Ausgabe
05
2017


News

Vom Dach der Welt auf die Insel

Der Nachfolger des Skoda Yeti heißt Karoq. Sein Name stammt von einer Insel im Süden Alaskas - seine inneren Werte sind dennoch durchwegs typisch tschechisch.

Der Yeti ist tot - das neue Kompakt-SUV von Skoda heißt Karoq! Und falls Sie sich jetzt fragen, woher der Name kommt: Die Bezeichnung und Schreibweise hat sich Skoda in der Sprache der Alutiiq, einem Ureinwohner-Stamm, der auf einer Insel vor der Südküste Alaskas lebt, abgeschaut. Im diesem Sprachschatz wildern die Tschechen übrigens in letzter Zeit durchaus mit Erfolg, haben sie sich dort doch auch erfolgreich Inspiration beim Namen des großen Bruders Kodiaq geholt.
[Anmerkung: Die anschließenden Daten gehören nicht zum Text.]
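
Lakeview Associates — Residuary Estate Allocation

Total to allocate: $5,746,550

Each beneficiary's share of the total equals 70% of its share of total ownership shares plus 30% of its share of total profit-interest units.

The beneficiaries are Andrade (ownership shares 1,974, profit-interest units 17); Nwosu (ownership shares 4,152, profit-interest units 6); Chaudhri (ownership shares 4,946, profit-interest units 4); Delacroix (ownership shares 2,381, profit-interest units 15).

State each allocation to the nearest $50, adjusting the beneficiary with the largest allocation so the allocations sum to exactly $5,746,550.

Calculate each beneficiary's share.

Ownership shares total 13,453; profit-interest units total 42.
Composite weights (70% ownership shares + 30% profit-interest units): Andrade 0.2241; Nwosu 0.2589; Chaudhri 0.2859; Delacroix 0.2310.
Raw shares: Andrade 1,288,041.61; Nwosu 1,487,771.31; Chaudhri 1,643,091.88; Delacroix 1,327,645.21.
Rounded to nearest $50: Andrade $1,288,050; Nwosu $1,487,750; Chaudhri $1,643,100; Delacroix $1,327,650. Sum = $5,746,550.
No rounding difference to absorb.

Andrade: $1,288,050 | Nwosu: $1,487,750 | Chaudhri: $1,643,100 | Delacroix: $1,327,650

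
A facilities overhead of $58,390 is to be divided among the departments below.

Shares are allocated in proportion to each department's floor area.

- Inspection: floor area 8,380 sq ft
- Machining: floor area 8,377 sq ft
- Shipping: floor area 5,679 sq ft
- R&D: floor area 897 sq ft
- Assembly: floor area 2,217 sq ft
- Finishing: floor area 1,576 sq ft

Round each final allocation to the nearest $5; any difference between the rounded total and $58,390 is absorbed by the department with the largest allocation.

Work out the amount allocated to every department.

Inspection: $18,045; Machining: $18,030; Shipping: $12,225; R&D: $1,930; Assembly: $4,770; Finishing: $3,390

Total floor area = 27,126.
Unrounded shares: Inspection 8,380/27,126 × $58,390 = 18,038.35; Machining 8,377/27,126 × $58,390 = 18,031.89; Shipping 5,679/27,126 × $58,390 = 12,224.32; R&D 897/27,126 × $58,390 = 1,930.83; Assembly 2,217/27,126 × $58,390 = 4,772.20; Finishing 1,576/27,126 × $58,390 = 3,392.41.
Rounded to nearest $5: Inspection $18,040; Machining $18,030; Shipping $12,225; R&D $1,930; Assembly $4,770; Finishing $3,390. Sum = $58,385.
Difference $58,390 − $58,385 = +$5 applied to largest allocation (Inspection): Inspection becomes $18,045.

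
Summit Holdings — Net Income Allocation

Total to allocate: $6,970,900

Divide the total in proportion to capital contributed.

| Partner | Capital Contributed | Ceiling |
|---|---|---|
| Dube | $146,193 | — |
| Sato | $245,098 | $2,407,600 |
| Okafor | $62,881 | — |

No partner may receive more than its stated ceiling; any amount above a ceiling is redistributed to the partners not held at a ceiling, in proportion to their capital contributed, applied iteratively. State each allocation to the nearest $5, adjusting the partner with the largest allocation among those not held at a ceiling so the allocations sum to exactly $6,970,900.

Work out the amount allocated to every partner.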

Kompakt-SUV mit hohem Alltagsnutzen

Die Abmessungen von 4,4 Meter Länge und 1,85 Meter Breite verraten es bereits, das neu entwickelte SUV aus Tschechien steht mit dem hausinternen Konkurrenten, dem Seat Ateca, auf Augenhöhe. Das heißt jedenfalls: Platz für Fahrer und Fond-Passagiere ist ausreichend vorhanden. Skoda-typisch ist außerdem der Kofferraum auf maximale Alltagstauglichkeit getrimmt und fasst ein Volumen von 521 Litern bei feststehender hinterer Sitzbank. Nach dem Umklappen erhöht sich das Fassungsvermögen auf 1.630 Liter. Wer sich für die optionale verschiebbare "VarioFlex"-Fondbank entscheidet, der kann den Standard Stauraum zwischen 479 und 588 Liter variieren. Interessant: Die Sitze lassen sich auch komplett demontieren, was den Kofferraum auf 1.810 Liter vergrößert. Da kann kaum ein Konkurrent mit!

Modern&effizient

Zum Marktstart (Herbst bzw. Winter 2017) stehen zwei Benziner und drei Diesel zur Verfügung, die zwischen 115 und 190 PS leisten. Mit Ausnahme des stärksten Selbstzünders können alle Aggregate wahlweise mit einem manuellen 6-Gang-Schaltgetriebe oder einem 7-Gang-DSG kombiniert werden. Allrad gibt"s auch, wobei das Topmodell serienmäßig mit 4x4-Antrieb und 7-Gang-DSG vorfährt.Ebenfalls neu: Der neue 1,5 Liter große Turbobenziner schaltet bei Bedarf zwei Häferl weg. Sicherheitstechnisch fährt Skoda in die Vollen - so gibt es von der Berganfahrhilfe über einen Front-Assist mit Notbremsfunktion und Verkehrszeichenerkennung bis zum Spurhalte-Assistent alle modernen Sicherheits-Schmankerl zumindest optional dazu.